# looking for recipe for Morelle de Balbis AKA Litchi Tomato



## rex (Dec 25, 2009)

Mother Earth News just had an artical about Litchi tomato's or Morelle de Balbis. A thorny cherry tasting fruit. It said that people make wine out of it. I figured I would try it. Instead of waiting years for a cherry tree to grow I figure I can grow enouph of these in a season to make some cherry testing wine. The only problem is I can't find a recipe. Does anyone have a recipe for Morelle de Balbis or Litchi Tomato's?


----------



## Hillbilly Bill (Dec 26, 2009)

Welcome to the forum, Rex. 
I am not familiar with tomato wine, but I did notice there are links to tomato wine threads at the bottom of this page. I followed some of them and it looks like mixed reviews are the norm. Maybe Allie or one of the others will jump in with a good recipe in a short.
If all else fails make a juice and mix with vodka and Worcestershire Sauce.


----------



## rex (Dec 26, 2009)

Hillbilly Bill said:


> Welcome to the forum, Rex.
> I am not familiar with tomato wine, but I did notice there are links to tomato wine threads at the bottom of this page. I followed some of them and it looks like mixed reviews are the norm. Maybe Allie or one of the others will jump in with a good recipe in a short.
> If all else fails make a juice and mix with vodka and Worcestershire Sauce.



Thanks for the welcome hillbilly. I have tomato wine recipes but the problem with them is that Morelle de Balbis isin't a tomato. It does look like a cherry tomato thus the nick name litchi tomato. 

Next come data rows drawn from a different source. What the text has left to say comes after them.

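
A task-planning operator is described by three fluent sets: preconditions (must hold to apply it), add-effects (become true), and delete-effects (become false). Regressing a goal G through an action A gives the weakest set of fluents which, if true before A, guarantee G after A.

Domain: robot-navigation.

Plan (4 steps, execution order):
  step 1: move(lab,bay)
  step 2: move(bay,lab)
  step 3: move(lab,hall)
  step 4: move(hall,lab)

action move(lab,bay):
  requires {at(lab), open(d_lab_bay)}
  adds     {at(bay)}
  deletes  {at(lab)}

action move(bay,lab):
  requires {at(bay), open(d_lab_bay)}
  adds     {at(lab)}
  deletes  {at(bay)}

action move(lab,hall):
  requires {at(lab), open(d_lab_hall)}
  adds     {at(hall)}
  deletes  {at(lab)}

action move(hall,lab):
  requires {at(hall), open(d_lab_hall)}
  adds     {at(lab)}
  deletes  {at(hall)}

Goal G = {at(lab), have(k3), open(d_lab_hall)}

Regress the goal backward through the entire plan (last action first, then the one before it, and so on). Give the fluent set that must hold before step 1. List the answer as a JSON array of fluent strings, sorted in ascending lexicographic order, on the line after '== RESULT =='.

Regress step by step:
  through step 4 (move(hall,lab)): drop {at(lab)}, keep {have(k3), open(d_lab_hall)}, require {at(hall), open(d_lab_hall)}
    → {at(hall), have(k3), open(d_lab_hall)}
  through step 3 (move(lab,hall)): drop {at(hall)}, keep {have(k3), open(d_lab_hall)}, require {at(lab), open(d_lab_hall)}
    → {at(lab), have(k3), open(d_lab_hall)}
  through step 2 (move(bay,lab)): drop {at(lab)}, keep {have(k3), open(d_lab_hall)}, require {at(bay), open(d_lab_bay)}
    → {at(bay), have(k3), open(d_lab_bay), open(d_lab_hall)}
  through step 1 (move(lab,bay)): drop {at(bay)}, keep {have(k3), open(d_lab_bay), open(d_lab_hall)}, require {at(lab), open(d_lab_bay)}
    → {at(lab), have(k3), open(d_lab_bay), open(d_lab_hall)}

== RESULT ==
["at(lab)", "have(k3)", "open(d_lab_bay)", "open(d_lab_hall)"]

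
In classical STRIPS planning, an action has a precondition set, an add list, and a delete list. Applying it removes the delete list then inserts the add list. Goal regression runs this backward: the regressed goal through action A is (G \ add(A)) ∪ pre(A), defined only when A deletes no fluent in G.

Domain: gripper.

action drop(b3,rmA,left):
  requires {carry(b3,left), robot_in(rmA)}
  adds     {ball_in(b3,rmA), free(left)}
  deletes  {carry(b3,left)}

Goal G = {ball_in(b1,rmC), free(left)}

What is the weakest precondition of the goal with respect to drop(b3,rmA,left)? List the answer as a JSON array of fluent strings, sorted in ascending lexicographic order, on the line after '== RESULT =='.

Regress:
  G ∩ del = {}  (empty — regression defined)
  G \ add = {ball_in(b1,rmC), free(left)} \ {ball_in(b3,rmA), free(left)} = {ball_in(b1,rmC)}
  ∪ pre   = {ball_in(b1,rmC)} ∪ {carry(b3,left), robot_in(rmA)}
          = {ball_in(b1,rmC), carry(b3,left), robot_in(rmA)}

== RESULT ==
["ball_in(b1,rmC)", "carry(b3,left)", "robot_in(rmA)"]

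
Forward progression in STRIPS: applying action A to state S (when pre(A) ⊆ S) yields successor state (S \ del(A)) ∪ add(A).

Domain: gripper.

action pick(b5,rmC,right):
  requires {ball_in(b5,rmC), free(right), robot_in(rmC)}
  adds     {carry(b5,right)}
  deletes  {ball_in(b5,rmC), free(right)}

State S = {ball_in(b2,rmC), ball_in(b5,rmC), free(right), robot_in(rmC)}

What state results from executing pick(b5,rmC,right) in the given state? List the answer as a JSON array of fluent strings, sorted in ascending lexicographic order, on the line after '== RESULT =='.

Progress:
  pre ⊆ S: {ball_in(b5,rmC), free(right), robot_in(rmC)} ⊆ S  — applicable
  S \ del = {ball_in(b2,rmC), robot_in(rmC)}
  ∪ add   = {ball_in(b2,rmC), carry(b5,right), robot_in(rmC)}

== RESULT ==
["ball_in(b2,rmC)", "carry(b5,right)", "robot_in(rmC)"]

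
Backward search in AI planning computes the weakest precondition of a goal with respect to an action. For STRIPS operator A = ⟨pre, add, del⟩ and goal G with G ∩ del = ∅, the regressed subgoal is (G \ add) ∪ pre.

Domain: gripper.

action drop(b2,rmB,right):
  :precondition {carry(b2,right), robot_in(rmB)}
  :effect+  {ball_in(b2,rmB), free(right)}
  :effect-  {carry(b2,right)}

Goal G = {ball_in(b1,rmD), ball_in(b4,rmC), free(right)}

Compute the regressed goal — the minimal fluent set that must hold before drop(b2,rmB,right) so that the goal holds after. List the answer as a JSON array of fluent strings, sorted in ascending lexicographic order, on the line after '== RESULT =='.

Compute (G \ add) ∪ pre:
  G ∩ del = {}  (empty — regression defined)
  G \ add = {ball_in(b1,rmD), ball_in(b4,rmC), free(right)} \ {ball_in(b2,rmB), free(right)} = {ball_in(b1,rmD), ball_in(b4,rmC)}
  ∪ pre   = {ball_in(b1,rmD), ball_in(b4,rmC)} ∪ {carry(b2,right), robot_in(rmB)}
          = {ball_in(b1,rmD), ball_in(b4,rmC), carry(b2,right), robot_in(rmB)}

== RESULT ==
["ball_in(b1,rmD)", "ball_in(b4,rmC)", "carry(b2,right)", "robot_in(rmB)"]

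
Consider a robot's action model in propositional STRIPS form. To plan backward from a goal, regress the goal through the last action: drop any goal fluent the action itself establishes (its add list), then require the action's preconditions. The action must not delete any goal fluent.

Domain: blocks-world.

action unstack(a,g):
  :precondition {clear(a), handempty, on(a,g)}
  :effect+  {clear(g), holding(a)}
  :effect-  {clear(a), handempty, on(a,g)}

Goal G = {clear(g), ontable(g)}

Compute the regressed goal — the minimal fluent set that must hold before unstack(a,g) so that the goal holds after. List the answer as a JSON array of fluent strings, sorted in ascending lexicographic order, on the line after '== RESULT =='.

Regress:
  G ∩ del = {}  (empty — regression defined)
  G \ add = {clear(g), ontable(g)} \ {clear(g), holding(a)} = {ontable(g)}
  ∪ pre   = {ontable(g)} ∪ {clear(a), handempty, on(a,g)}
          = {clear(a), handempty, on(a,g), ontable(g)}

== RESULT ==
["clear(a)", "handempty", "on(a,g)", "ontable(g)"]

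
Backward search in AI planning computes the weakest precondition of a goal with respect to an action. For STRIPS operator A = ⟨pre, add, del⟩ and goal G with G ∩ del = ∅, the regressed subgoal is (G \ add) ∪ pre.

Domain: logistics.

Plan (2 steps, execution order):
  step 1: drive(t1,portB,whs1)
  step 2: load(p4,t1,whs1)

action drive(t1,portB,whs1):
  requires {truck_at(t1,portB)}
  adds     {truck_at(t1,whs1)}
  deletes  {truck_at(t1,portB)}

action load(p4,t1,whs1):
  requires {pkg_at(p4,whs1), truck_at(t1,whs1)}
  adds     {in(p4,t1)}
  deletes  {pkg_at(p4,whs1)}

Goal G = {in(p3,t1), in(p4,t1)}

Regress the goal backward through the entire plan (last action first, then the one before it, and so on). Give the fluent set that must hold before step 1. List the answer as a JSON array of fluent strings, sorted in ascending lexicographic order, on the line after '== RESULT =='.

Work backward from the goal:
  through step 2 (load(p4,t1,whs1)): drop {in(p4,t1)}, keep {in(p3,t1)}, require {pkg_at(p4,whs1), truck_at(t1,whs1)}
    → {in(p3,t1), pkg_at(p4,whs1), truck_at(t1,whs1)}
  through step 1 (drive(t1,portB,whs1)): drop {truck_at(t1,whs1)}, keep {in(p3,t1), pkg_at(p4,whs1)}, require {truck_at(t1,portB)}
    → {in(p3,t1), pkg_at(p4,whs1), truck_at(t1,portB)}

== RESULT ==
["in(p3,t1)", "pkg_at(p4,whs1)", "truck_at(t1,portB)"]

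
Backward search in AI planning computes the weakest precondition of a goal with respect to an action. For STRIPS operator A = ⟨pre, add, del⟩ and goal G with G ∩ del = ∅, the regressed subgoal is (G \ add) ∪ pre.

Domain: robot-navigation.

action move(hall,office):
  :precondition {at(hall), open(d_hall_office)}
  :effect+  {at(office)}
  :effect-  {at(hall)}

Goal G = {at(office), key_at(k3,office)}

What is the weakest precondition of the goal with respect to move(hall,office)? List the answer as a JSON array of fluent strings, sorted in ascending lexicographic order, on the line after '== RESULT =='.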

tried to post the link to mother earth news but the site will not let me, google litchi tomato wine and it will be the first one that pops up.


----------



## Hillbilly Bill (Dec 26, 2009)

rex said:


> Thanks for the welcome hillbilly. I have tomato wine recipes but the problem with them is that Morelle de Balbis isin't a tomato. It does look like a cherry tomato thus the nick name litchi tomato.
> 
> tried to post the link to mother earth news but the site will not let me, google litchi tomato wine and it will be the first one that pops up.


 
Oops! 

Sorry about that, Rex.
Bill


----------



## Wade E (Dec 26, 2009)

Never heard of one myself either, sorry. But glad to have you here.


----------